Two decades ago, the year before Speaker John A. Boehner initially became part of the GOP leadership and started working to arrange a papal visit, 27 percent of lawmakers were Roman Catholic but only a third of them were Republicans like him. One generation and a pair of papacies later, the Ohioan’s vision is about to become a reality in a Capitol with very different faith demographics.
While the nation and its federal legislators have become more religiously diverse overall, the congressional Catholic population has grown steadily: 31 percent of today’s lawmakers say they belong to the church, but only 22 percent of their constituents do.
And the expansion of the papal flock on the Hill has been disproportionately on the Republican side of the aisle. That was underscored by the most recent special election, which sent Darin LaHood to the House as the newest congressman from downstate Illinois.

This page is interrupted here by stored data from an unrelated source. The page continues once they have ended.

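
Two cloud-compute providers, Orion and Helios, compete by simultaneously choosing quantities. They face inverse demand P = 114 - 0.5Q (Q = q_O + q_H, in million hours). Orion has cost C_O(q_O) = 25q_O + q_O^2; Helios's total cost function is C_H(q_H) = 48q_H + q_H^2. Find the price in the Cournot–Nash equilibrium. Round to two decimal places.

91.86

Orion's profit: π_O = (114 - 0.5Q)q_O - (25q_O + q_O²). Setting ∂π_O/∂q_O = 0: 89 - 3q_O - (1/2)(q_H) = 0.
Helios's profit: π_H = (114 - 0.5Q)q_H - (48q_H + q_H²). Setting ∂π_H/∂q_H = 0: 66 - 3q_H - (1/2)(q_O) = 0.
Best responses: q_O = (89 - (1/2)q_H)/3, q_H = (66 - (1/2)q_O)/3.
Substituting one into the other gives q_O = 936/35 and q_H = 614/35.
Total output Q = 310/7, so price P = 114 - (1/2)·(310/7) = 643/7.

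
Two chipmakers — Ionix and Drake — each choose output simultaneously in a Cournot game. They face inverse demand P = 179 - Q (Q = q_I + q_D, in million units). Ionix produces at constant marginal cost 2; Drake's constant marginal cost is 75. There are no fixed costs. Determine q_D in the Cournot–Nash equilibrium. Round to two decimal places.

Ionix's profit: π_I = (179 - Q)q_I - (2q_I). Setting ∂π_I/∂q_I = 0: 177 - 2q_I - (q_D) = 0.
Drake's first-order condition: 104 - 2q_D - (q_I) = 0.
Rearranging gives the reaction functions q_I = (177 - q_D)/2 and q_D = (104 - q_I)/2.
Solving the pair: q_I = 250/3, q_D = 31/3.

10.33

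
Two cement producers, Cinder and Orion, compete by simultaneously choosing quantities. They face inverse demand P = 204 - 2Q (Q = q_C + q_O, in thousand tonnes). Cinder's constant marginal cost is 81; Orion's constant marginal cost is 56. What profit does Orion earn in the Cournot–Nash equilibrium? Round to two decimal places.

1662.72

Cinder's profit: π_C = (204 - 2Q)q_C - (81q_C). Setting ∂π_C/∂q_C = 0: 123 - 4q_C - 2(q_O) = 0.
Orion's first-order condition: 148 - 4q_O - 2(q_C) = 0.
So q_C = (123 - 2q_O)/4 and q_O = (148 - 2q_C)/4.
Solving the pair: q_C = 49/3, q_O = 173/6.
Price P = 204 - 2·(271/6) = 341/3.
Orion's profit: (341/3 - 56)·(173/6) = 1662.7222.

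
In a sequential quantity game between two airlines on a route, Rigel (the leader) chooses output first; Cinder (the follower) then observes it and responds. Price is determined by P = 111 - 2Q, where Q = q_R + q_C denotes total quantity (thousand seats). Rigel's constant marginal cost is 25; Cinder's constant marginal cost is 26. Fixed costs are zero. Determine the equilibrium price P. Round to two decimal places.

46.75

Solve by backward induction. Given q_R, the follower Cinder maximises π_C = (111 - 2q_R - 2q_C)q_C - 26q_C.
Setting the follower's marginal profit to zero, 85 - 2q_R - 4q_C = 0, i.e. q_C = (85 - 2q_R)/4.
The leader anticipates this reaction. Substituting into P = 111 - 2Q gives P = 137/2 - q_R, so π_R = (137/2 - q_R)q_R - 25q_R.
Maximising: ∂π_R/∂q_R = 87/2 - 2q_R = 0, giving q_R = 87/4.
Then q_C = (85 - 2·(87/4))/4 = 83/8.
Total output Q = 257/8, so price P = 111 - 2·(257/8) = 187/4.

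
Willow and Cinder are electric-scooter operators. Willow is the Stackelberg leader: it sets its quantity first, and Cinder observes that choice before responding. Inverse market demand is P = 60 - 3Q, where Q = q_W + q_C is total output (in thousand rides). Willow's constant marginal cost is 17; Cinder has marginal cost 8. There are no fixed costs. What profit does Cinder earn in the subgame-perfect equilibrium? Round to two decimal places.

102.08

Solve by backward induction. Given q_W, the follower Cinder maximises π_C = (60 - 3q_W - 3q_C)q_C - 8q_C.
Setting the follower's marginal profit to zero, 52 - 3q_W - 6q_C = 0, i.e. q_C = (52 - 3q_W)/6.
The leader anticipates this reaction. Substituting into P = 60 - 3Q gives P = 34 - (3/2)q_W, so π_W = (34 - (3/2)q_W)q_W - 17q_W.
Maximising: ∂π_W/∂q_W = 17 - 3q_W = 0, giving q_W = 17/3.
Then q_C = (52 - 3·(17/3))/6 = 35/6.
Price P = 60 - 3·(23/2) = 51/2.
Cinder's profit: (51/2 - 8)·(35/6) = 1225/12.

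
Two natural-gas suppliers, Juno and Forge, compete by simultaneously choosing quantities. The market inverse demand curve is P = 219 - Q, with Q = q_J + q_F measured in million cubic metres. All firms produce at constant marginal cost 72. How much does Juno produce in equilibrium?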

He becomes the 83rdRoman Catholic in the GOP ranks — matching exactly the number of Democrats in the 114thCongress who recognize the pope as their spiritual leader.
Such parity between the parties has looked inevitable for decades, says Michael Sean Winters, a senior journalist at the National Catholic Reporter and the author of “Left at the Altar: How Democrats Lost the Catholics and How Catholics Can Save the Democrats.”

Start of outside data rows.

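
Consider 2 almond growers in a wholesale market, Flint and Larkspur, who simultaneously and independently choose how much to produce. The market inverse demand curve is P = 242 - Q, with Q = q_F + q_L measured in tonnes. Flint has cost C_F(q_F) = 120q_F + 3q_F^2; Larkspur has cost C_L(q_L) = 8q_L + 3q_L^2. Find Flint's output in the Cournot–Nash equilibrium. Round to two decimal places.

11.78

Flint's profit: π_F = (242 - Q)q_F - (120q_F + 3q_F²). Setting ∂π_F/∂q_F = 0: 122 - 8q_F - (q_L) = 0.
Larkspur's first-order condition: 234 - 8q_L - (q_F) = 0.
Rearranging gives the reaction functions q_F = (122 - q_L)/8 and q_L = (234 - q_F)/8.
Solving the pair: q_F = 106/9, q_L = 250/9.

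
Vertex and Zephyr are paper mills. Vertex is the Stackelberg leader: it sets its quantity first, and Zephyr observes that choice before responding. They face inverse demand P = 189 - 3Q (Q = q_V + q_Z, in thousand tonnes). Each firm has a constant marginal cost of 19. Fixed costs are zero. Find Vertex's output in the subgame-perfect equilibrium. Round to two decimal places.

The follower Zephyr best-responds to any q_V: π_Z = (189 - 3Q)q_Z - 19q_Z.
Setting the follower's marginal profit to zero, 170 - 3q_V - 6q_Z = 0, i.e. q_Z = (170 - 3q_V)/6.
Vertex substitutes q_Z(q_V) into its own profit: π_V = q_V(189 - 3q_V - (170 - 3q_V)/2) - 19q_V = (104 - (3/2)q_V)q_V - 19q_V.
Maximising: ∂π_V/∂q_V = 85 - 3q_V = 0, giving q_V = 85/3.
Then q_Z = (170 - 3·(85/3))/6 = 85/6.

28.33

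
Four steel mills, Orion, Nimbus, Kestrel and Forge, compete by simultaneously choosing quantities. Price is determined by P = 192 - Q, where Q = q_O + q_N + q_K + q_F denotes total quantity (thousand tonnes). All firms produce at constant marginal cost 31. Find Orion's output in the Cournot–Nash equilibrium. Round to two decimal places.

32.20

A representative firm's profit is π_i = q_i(192 - Q) - 31q_i.
Setting ∂π_i/∂q_i = 0 with rivals' quantities fixed: 161 - 2q_i - Σ_{j≠i} q_j = 0.
By symmetry each firm produces the same amount; substituting Σ_{j≠i} q_j = 3q_i yields q_i = 161/5.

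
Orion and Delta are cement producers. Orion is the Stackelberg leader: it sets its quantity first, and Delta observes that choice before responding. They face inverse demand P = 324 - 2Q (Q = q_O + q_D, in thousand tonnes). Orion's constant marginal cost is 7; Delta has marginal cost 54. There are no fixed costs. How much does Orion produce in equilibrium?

The follower Delta best-responds to any q_O: π_D = (324 - 2Q)q_D - 54q_D.
Follower FOC: 270 - 2q_O - 4q_D = 0, so q_D(q_O) = (270 - 2q_O)/4.
The leader anticipates this reaction. Substituting into P = 324 - 2Q gives P = 189 - q_O, so π_O = (189 - q_O)q_O - 7q_O.
Maximising: ∂π_O/∂q_O = 182 - 2q_O = 0, giving q_O = 91.
Then q_D = (270 - 2·91)/4 = 22.

91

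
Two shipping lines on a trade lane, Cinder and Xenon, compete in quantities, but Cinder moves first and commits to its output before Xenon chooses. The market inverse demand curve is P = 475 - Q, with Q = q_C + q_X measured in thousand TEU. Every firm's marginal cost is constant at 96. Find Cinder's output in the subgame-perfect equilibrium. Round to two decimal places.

The follower Xenon best-responds to any q_C: π_X = (475 - Q)q_X - 96q_X.
∂π_X/∂q_X = 379 - q_C - 2q_X = 0 gives the reaction function q_X = (379 - q_C)/2.
Cinder substitutes q_X(q_C) into its own profit: π_C = q_C(475 - q_C - (379 - q_C)/2) - 96q_C = (571/2 - (1/2)q_C)q_C - 96q_C.
The leader's first-order condition 379/2 - q_C = 0 yields q_C = 379/2.
Then q_X = (379 - 379/2)/2 = 379/4.

189.50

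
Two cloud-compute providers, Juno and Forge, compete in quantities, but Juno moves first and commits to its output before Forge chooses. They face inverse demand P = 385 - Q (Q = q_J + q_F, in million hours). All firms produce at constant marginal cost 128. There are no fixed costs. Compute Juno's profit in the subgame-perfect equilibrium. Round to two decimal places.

The follower Forge best-responds to any q_J: π_F = (385 - Q)q_F - 128q_F.
Setting the follower's marginal profit to zero, 257 - q_J - 2q_F = 0, i.e. q_F = (257 - q_J)/2.
Juno substitutes q_F(q_J) into its own profit: π_J = q_J(385 - q_J - (257 - q_J)/2) - 128q_J = (513/2 - (1/2)q_J)q_J - 128q_J.
The leader's first-order condition 257/2 - q_J = 0 yields q_J = 257/2.
Then q_F = (257 - 257/2)/2 = 257/4.
Price P = 385 - 771/4 = 769/4.
Juno's profit: (769/4 - 128)·(257/2) = 8256.1250.

8256.13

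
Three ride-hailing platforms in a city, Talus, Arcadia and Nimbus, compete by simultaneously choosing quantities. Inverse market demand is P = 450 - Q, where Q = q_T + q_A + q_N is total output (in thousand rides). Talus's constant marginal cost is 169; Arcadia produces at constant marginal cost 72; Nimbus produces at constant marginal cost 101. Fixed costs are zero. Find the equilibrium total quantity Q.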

“When the Democrats became obsessed with identity politics, a large group of white working-class people felt abandoned and started checking out the other team,” he says. “The election of so many more Republican Catholics in recent years is one result.”
A symbolic reflection of the new equality will appear on TV screens worldwide on Sept. 24, when Francis transforms the House chamber’s rostrum into a papal pulpit for the first time. Sitting behind him will be a Catholic titular president of the Senate, Democratic Vice President Joseph R. Biden Jr.; alongside Boehner, who is continuing his religion’s modern dominance of the speakership. (Six of the 11 people elected to preside over the House since World War II have been Catholic; a seventh, Republican Newt Gingrich, held the post as a Baptist but has since converted.)